I told a friend yesterday morning that I was “really excited about Lent,” and the words sounded strange coming out of my mouth. It was a bit like saying I couldn’t wait for my own funeral. Tonight I will go to sleep with a cross of ashes on my forehead, a gritty reminder of my own imminent death.
When I was a Protestant child, I remember wiping the dirt off a friend’s head at school, only to be informed that I shouldn’t have done that. Two years ago, as I was nearing my own reception into the Church, I had ashes placed on my forehead for the first time. Afterwards, in the coffee shop, I wore my winter hat down over my brow so that no one would see. Last year, I wore my ashes a bit more openly leaving church.
Today I went back for seconds.
I attended morning mass with Katie and watched with joy as an 11-year-old boy who says he wants to be a priest served at the altar. Then tonight came the clincher, when I served as a lector at evening mass, and Father Barnes asked Michael and me to help him distribute the ashes. So after the homily I stood at the head of the Blessed Mother’s aisle with a small bowl of burned palm leaves and ground ashen crosses into people’s foreheads with my thumb. Try it sometime.
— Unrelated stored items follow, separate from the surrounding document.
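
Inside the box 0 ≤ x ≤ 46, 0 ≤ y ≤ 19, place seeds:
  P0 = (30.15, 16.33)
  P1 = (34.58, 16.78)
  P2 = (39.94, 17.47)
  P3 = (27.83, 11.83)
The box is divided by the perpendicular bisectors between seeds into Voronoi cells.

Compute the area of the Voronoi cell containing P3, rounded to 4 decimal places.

Area of P3's cell: 629.3653

1. box [0,46]×[0,19]: [(0, 0) (46, 0) (46, 19) (0, 19)]
2. ⊥bis P3·P0 via (28.99,14.08): [(0, 0) (46, 0) (46, 5.3104) (19.4469, 19) (0, 19)]  |A|=692.2493
3. ⊥bis P3·P1 via (31.205,14.305): [(0, 0) (41.6953, 0) (32.8168, 12.1071) (19.4469, 19) (0, 19)]  |A|=631.1869
4. ⊥bis P3·P2 via (33.885,14.65): [(0, 0) (40.708, 0) (38.9895, 3.6897) (32.8168, 12.1071) (19.4469, 19) (0, 19)]  |A|=629.3653
5. canonical 6-gon: [(0, 0) (40.708, 0) (38.9895, 3.6897) (32.8168, 12.1071) (19.4469, 19) (0, 19)]
6. shoelace: 629.3653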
Try repeating “Remember you are dust, and to dust you shall return” to a procession of friends, acquaintances, and total strangers while you press a vivid reminder into their heads that they are little more than ashes themselves. Try it with an 80-year-old woman bent over a walker for whom this could be the last Ash Wednesday. Try it with an 8-year-old boy who looks up at you wonderingly, not sure whether to wear a long face or giggle, a child who will probably outlive you, but by how much, and does it matter? “Remember you are dust, and to dust you shall return.” Try it with a teenage girl, whose carefully shaped bangs form a nearly impassable barrier. Try it with a friend who greets you with a warm smile, which you return warmly, while saying, “Remember you are dust, and to dust you shall return.”
There is an awesome formality to serving communion, which I have also had the opportunity to do, and nothing personal passes between the server and the communicant usually. Distributing ashes on the first day of Lent is a different, utterly intimate gesture. Some, receiving the ashes, say “Amen,” as with communion. Some say “Thank you.” Some only smile and turn away.
All of us will turn away soon enough. I will go to sleep tonight with a cross of ashes on my forehead. And the great season of Lent has begun.